Composition of permutations is an equivalence relation

Question

For a permutation $p : X \rightarrow X$, let $p_k$ denote the permutation arising by a $k$-fold composition of $p$, i.e. $p^1 = p$ and $p^k = p \circ p^{k−1}$ . Define a relation $\approx$ on the set $X$ as follows: $i \approx j$ if and only if there exists a $k \geq 1$ such that $p^k (i) = j$. Prove that $\approx$ is an equivalence relation on $X$, and that its classes are the cycles of $p$.

An equivalence relation is reflexive, transitive and symmetric.

Reflexivity

$\forall(i) \in X$ we must have $(i, i) \in \approx$ This is true by definition, as $p^1=p$, so we have for every $i,i \in X$ $p^1(i) = i$.

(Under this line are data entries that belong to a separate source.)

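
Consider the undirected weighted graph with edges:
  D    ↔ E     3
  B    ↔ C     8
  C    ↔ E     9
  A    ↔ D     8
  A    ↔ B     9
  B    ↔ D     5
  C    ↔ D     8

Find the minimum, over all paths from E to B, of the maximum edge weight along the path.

5

Checking several routes:
E -> C -> D -> A -> B: max(9, 8, 8, 9) = 9
E -> D -> B: max(3, 5) = 5
E -> C -> B: max(9, 8) = 9
E -> C -> D -> B: max(9, 8, 5) = 9
E -> D -> C -> B: max(3, 8, 8) = 8
Best route has worst link 5.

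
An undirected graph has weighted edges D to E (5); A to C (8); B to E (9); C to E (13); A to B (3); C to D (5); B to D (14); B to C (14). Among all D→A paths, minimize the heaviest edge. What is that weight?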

Symmetry $\forall (x,y) \in \approx$ we must have $(y,x) \in \approx$ This means whenever $p^k (i) = j$, then $p^k (j) = i$.

Transitivity ?

Several questions:

1. is reflexivity correct?
2. in my symmetry case, can $k$ be different for $(x,y)$ and $(y,x)$?
3. how to handle transitivity? I can write out the definition, but not sure how to follow

Please give hints, not full solutions if possible.

Answer 1

1. Your proof of reflexivity is not correct. $p(i)$ is not necessarily $i$. However, notice that, if $i$ is a member of a cycle of length $n$ in $p$, then $p^n(i)=i$. There may be no infinite cycles in finite sets.
2. $k$ can be different for $(x,y)$ and $(y,x)$ - symmetry would be the property that there exist $$\exists k_1[p^{k_1}(i)=j]\Leftrightarrow \exists k_2[p^{k_2}(j)=i]$$ or, in words, "If applying $p$ some number of times will take $i$ to $j$, then by applying $p$ some more, we can get $j$ back to $i$"
3. Notice that $p^{k_2}(p^{k_1}(i))=p^{k_1+k_2}(i)$ - that is, applying $p$ first $k_1$ times, then $k_2$ times is the same as applying it $k_1+k_2$ times. Thus, if you have that $$p^{k_1}(i)=j$$ $$p^{k_2}(j)=k$$ what is $p^{k_1+k_2}(i)$?